PHILIPPE BRUN — Nos demandes concernent la réforme des retraites, la justice fiscale, les services publics et la relance économique. Nous proposons une autre trajectoire budgétaire, qui ramènerait l'effort de 60 à 40 milliards d'euros d'économies, afin de ne pas casser la croissance française. L'effort demandé aux collectivités doit être réduit, et les jours de carence pour les fonctionnaires supprimés. C'est aux secteurs qui ont le plus profité de la crise d'être mis à contribution : les armateurs, les marchés financiers, ou encore ceux qui spéculent sur le prix de l'énergie. Et puis nous demandons bien sûr la suspension de la réforme des retraites et le renvoi à des négociations.
Parmi ces demandes, quelles sont vos lignes rouges ?
Le principe de l'accord de non-censure, c'est justement d'avancer les uns vers les autres, et donc de faire tomber les lignes rouges.
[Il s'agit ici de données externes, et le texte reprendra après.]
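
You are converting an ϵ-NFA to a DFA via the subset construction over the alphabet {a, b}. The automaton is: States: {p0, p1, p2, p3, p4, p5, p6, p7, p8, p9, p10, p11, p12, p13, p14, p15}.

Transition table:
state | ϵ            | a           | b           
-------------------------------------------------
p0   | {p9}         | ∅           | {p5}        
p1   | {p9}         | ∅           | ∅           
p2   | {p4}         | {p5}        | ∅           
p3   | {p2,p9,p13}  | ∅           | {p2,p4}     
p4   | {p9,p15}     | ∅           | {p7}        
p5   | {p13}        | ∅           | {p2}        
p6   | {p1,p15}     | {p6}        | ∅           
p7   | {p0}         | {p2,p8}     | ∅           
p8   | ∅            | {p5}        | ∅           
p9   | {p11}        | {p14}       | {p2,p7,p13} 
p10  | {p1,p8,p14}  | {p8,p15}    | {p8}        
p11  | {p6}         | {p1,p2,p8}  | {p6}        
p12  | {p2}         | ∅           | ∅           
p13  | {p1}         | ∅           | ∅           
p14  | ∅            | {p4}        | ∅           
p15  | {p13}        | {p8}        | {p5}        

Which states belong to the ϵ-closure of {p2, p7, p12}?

{p0, p1, p2, p4, p6, p7, p9, p11, p12, p13, p15}

Start with {p2, p7, p12}.
From p2 via ϵ: add p4.
From p7 via ϵ: add p0.
From p0 via ϵ: add p9.
From p4 via ϵ: add p15.
From p9 via ϵ: add p11.
From p15 via ϵ: add p13.
From p11 via ϵ: add p6.
From p13 via ϵ: add p1.
No new states can be added; the closed set is {p0, p1, p2, p4, p6, p7, p9, p11, p12, p13, p15}.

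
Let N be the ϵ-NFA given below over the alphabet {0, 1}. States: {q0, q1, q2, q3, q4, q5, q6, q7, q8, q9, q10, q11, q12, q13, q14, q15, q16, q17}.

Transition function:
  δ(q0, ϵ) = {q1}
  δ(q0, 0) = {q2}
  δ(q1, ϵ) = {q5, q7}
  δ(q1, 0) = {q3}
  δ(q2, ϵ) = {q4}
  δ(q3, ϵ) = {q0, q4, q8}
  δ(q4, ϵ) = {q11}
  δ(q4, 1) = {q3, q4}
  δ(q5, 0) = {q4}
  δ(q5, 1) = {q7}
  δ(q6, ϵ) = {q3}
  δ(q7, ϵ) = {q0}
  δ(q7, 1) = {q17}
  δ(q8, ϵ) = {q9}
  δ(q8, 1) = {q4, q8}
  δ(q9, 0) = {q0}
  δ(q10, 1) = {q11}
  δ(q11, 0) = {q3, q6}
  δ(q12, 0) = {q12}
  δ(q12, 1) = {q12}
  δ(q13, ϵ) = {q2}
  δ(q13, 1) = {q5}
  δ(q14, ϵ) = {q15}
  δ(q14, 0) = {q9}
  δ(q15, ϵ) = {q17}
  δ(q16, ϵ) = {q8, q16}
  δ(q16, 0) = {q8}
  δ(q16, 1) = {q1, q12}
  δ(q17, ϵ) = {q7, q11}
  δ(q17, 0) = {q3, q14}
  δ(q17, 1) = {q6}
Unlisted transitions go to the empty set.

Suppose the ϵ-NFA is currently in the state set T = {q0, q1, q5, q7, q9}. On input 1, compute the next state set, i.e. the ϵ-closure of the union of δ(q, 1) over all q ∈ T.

{q0, q1, q5, q7, q11, q17}

q5 on 1 → {q7}.
q7 on 1 → {q17}.
No 1-transition from q0, q1, q9.
Union after reading 1: {q7, q17}.
Now take the ϵ-closure:
From q7 via ϵ: add q0.
From q17 via ϵ: add q11.
From q0 via ϵ: add q1.
From q1 via ϵ: add q5.
No new states can be added; the closed set is {q0, q1, q5, q7, q11, q17}.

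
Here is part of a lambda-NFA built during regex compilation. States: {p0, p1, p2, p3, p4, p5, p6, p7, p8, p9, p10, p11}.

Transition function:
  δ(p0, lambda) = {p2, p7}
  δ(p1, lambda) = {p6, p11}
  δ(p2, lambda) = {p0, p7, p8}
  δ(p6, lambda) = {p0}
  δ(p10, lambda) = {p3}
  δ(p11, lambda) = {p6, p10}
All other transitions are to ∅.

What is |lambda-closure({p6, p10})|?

Start with {p6, p10}.
From p6 via lambda: add p0.
From p10 via lambda: add p3.
From p0 via lambda: add p2, p7.
From p2 via lambda: add p8.
lambda-closure = {p0, p2, p3, p6, p7, p8, p10}, which has 7 states.

7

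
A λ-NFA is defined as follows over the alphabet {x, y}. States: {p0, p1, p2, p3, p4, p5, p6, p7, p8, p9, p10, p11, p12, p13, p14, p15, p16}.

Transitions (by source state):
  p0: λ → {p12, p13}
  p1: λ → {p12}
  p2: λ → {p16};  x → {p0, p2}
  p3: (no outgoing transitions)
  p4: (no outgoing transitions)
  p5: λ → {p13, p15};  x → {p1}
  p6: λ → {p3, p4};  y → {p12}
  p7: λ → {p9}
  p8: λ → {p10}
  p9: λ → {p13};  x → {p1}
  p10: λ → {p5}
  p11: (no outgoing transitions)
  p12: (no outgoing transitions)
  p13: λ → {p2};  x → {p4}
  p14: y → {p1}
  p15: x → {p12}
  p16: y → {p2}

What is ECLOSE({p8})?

{p2, p5, p8, p10, p13, p15, p16}

Start with {p8}.
From p8 via λ: add p10.
From p10 via λ: add p5.
From p5 via λ: add p13, p15.
From p13 via λ: add p2.
From p2 via λ: add p16.
No new states can be added; the closed set is {p2, p5, p8, p10, p13, p15, p16}.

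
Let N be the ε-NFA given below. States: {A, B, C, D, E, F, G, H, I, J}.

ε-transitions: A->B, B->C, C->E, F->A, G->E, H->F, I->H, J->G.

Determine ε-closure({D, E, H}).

Start with {D, E, H}.
From H via ε: add F.
From F via ε: add A.
From A via ε: add B.
From B via ε: add C.
No new states can be added; the closed set is {A, B, C, D, E, F, H}.

{A, B, C, D, E, F, H}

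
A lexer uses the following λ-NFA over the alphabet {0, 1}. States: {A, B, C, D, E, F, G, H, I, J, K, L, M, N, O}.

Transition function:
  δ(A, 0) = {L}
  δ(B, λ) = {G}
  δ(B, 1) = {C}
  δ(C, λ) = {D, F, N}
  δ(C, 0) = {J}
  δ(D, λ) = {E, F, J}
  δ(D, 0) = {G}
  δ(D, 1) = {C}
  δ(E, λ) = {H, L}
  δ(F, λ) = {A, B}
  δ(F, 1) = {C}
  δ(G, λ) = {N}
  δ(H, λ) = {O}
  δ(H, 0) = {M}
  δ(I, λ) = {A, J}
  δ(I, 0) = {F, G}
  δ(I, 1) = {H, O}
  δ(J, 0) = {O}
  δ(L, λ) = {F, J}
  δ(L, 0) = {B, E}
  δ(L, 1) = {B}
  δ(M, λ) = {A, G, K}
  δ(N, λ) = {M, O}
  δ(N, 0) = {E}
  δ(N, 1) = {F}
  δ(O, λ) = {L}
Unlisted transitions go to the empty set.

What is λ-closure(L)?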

Mais si je devais m'exprimer sur les sujets d'une particulière importance pour nous, je dirais qu'il y a la question centrale des retraites et celle de la justice fiscale.
Le gouvernement de Michel Barnier avait déjà échoué à trouver un accord de non-censure. Qu'est-ce qui vous dit que cela serait différent cette fois-ci ?
La différence, c'est d'abord que le gouvernement a pris acte de sa minorité et a accepté de discuter avec la gauche. Aujourd'hui, François Bayrou est face à un choix clair : soit il trouve un accord avec la gauche, soit il s'entête et connaît le même sort que Michel Barnier. L'accord de non-censure - j'en suis le théoricien -, c'est quelque chose de nouveau dans la vie politique française. Nous proposons de ne pas censurer un gouvernement minoritaire en échange de la reprise de nos principales propositions. C'est évidemment un travail de discussion de longue haleine. Personne ne comprendrait que, après cet effort très important consenti par les socialistes, les communistes et les écologistes, une fin de non-recevoir nous soit opposée par François Bayrou.